Albert Tournier et sa femme Andrée (née Guérin)
Albert Tournier et sa femme Andrée (née Guérin)

Fils de Célestin Tournier, artisan-horloger à Baume-les-Dames, et de Berthe Barbaux, Albert Tournier fut le premier de sa famille à faire des études. En 1928, il obtint le grade de licencié ès sciences à la faculté des sciences de Besançon (Doubs) et commença sa carrière d’enseignant, comme professeur de mathématiques à l’école primaire supérieure de Lodève (Hérault).

Homme de gauche, antistalinien convaincu, il adhéra, en 1929 à la SFIO. En 1931, au collège de Privas (Ardèche), il fit la connaissance d’Henri Lefebvre, professeur de philosophie et communiste. Ils eurent, au cours de l’année scolaire, des « discussions acharnées, au plus mauvais temps de la brouille entre les courants de la gauche » (Lettre d’H. L., mai 1985). Ces échanges avaient lieu au cours de promenades le long de l’Ouvèze. Il se maria en janvier 1933 à Oye-et-Pallet, avec Marthe Carrez.

Officier de réserve (lieutenant en 1934), Albert Tournier s’engagea dans la Résistance le 12 juin 1944. Il était alors professeur au lycée Victor Hugo de Besançon. Agent P2, chargé de mission du réseau de renseignement Carmel, il participa, du 5 au 13 septembre 1944, à la libération de Besançon et de Vesoul (Haute Saône). Il lui fut décerné plusieurs citations dont une à l’ordre du corps d’armée, par le général de Gaulle, portant attribution de la Croix de guerre 1939-1945, avec étoile de vermeil.

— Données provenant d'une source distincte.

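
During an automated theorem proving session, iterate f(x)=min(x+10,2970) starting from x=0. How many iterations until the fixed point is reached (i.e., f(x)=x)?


Step 1: x=0, cap=2970, increment=10
Step 2: x grows by 10 each step until capped at 2970; fixed point is x=2970
Step 3: iterations = ceil(2970/10) = 297

297


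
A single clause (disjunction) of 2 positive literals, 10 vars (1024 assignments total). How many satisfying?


Step 1: Total=2^10=1024
Step 2: Unsat when all 2 false: 2^8=256
Step 3: Sat=1024-256=768

768


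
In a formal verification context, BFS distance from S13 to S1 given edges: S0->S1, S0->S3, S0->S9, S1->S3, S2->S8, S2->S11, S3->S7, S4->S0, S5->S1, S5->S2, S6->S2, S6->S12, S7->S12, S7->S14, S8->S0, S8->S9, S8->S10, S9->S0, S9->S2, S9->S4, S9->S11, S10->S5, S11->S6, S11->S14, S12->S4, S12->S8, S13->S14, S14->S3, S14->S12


BFS layer-by-layer from S13:
  dist 0: {S13}
  dist 1: {S14}
  dist 2: {S3, S12}
  dist 3: {S4, S7, S8}
  dist 4: {S0, S9, S10}
  dist 5: {S1, S2, S5, S11}
  -> S1 reached at distance 5
Shortest path length = 5

5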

Remarié en septembre 1945 à Maintenon (Eure-et-Loir) avec Andrée Guérin, il fut nommé au lycée Marceau de Chartres (Eure et Loir). Peu après, adhérent du Syndicat national de l’enseignement secondaire, il fut élu secrétaire de la section d’Eure-et-Loir de la Fédération de l’Éducation Nationale (FEN), fonction qu’il occupa jusqu’à sa nomination en 1948 au lycée Buffon (Paris XVe arr.).

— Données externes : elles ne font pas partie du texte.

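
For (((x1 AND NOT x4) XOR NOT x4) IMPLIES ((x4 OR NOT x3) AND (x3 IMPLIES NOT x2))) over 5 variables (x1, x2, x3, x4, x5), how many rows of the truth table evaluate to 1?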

C’est à Buffon, en octobre 1950, qu’Henri Pouget (dit Henri Claude), agrégé de grammaire, communiste, et Albert Tournier prirent l’initiative, avec un troisième collègue, de lancer « l’appel des universitaires français devant la menace d’une nouvelle guerre mondiale », en constituant le « mouvement des 150 ». Sa vocation était de faire pression sur les belligérants de la guerre de Corée – déclenchée par la Corée du Nord le 25 juin 1950 – en rapprochant universitaires américains et soviétiques. À sa création, le mouvement paraissait indépendant du Mouvement mondial des partisans de la paix, d’inspiration communiste, à l’origine de l’appel de Stockholm (19 mars 1950) pour l’interdiction de l’arme atomique. Albert Tournier présida l’assemblée générale constitutive qui se réunit au Musée social, le 21 décembre 1950, en présence de 150 enseignants Il en fut le trésorier jusqu’à sa démission le 15 août 1952. Partisan d’un désarmement général, sans discrimination entre les armes, il se refusait à demander l’interdiction des seules armes atomiques, cette interdiction lui apparaissant comme devant donner à l’URSS et à ses satellites la supériorité militaire sur les États occidentaux. Après le « voyage de Moscou » (septembre 1951) d’une délégation du Mouvement – à laquelle il ne participa pas – et la manifestation violente du 28 mai 1952, organisée par les communistes, pour protester contre l’arrivée en France du Général Ridgway (successeur d’Eisenhower à la tête de l’OTAN), il considèrera qu’il était en désaccord, avec le Mouvement, sur des principes fondamentaux.

Pour de graves raisons de santé, il abandonna, deux ans après, toute forme d’engagement politique ou syndical actif, avant d’adhérer, beaucoup plus tard, à l’âge de soixante-quatorze ans, avec son épouse Andrée, à Amnesty International. Il y milita jusqu’à sa mort, pour la libération des prisonniers d’opinion. En 1958, il avait été nommé chevalier de la Légion d’honneur avec traitement, à titre militaire, pour ses faits de résistance contre le nazisme.

Pour citer cet article :
https://maitron.fr/spip.php?article137364, notice TOURNIER Albert, Joseph, Adolphe par Pierre V. Tournier, version mise en ligne le 12 juin 2011, dernière modification le 19 mars 2021.

Par Pierre V. Tournier

Albert Tournier et sa femme Andrée (née Guérin)
Albert Tournier et sa femme Andrée (née Guérin)

SOURCES : Arch. Dép. Doubs, état civil. — Arch. FEN. — Archives familiales. — Notes d’Alain Dalançon.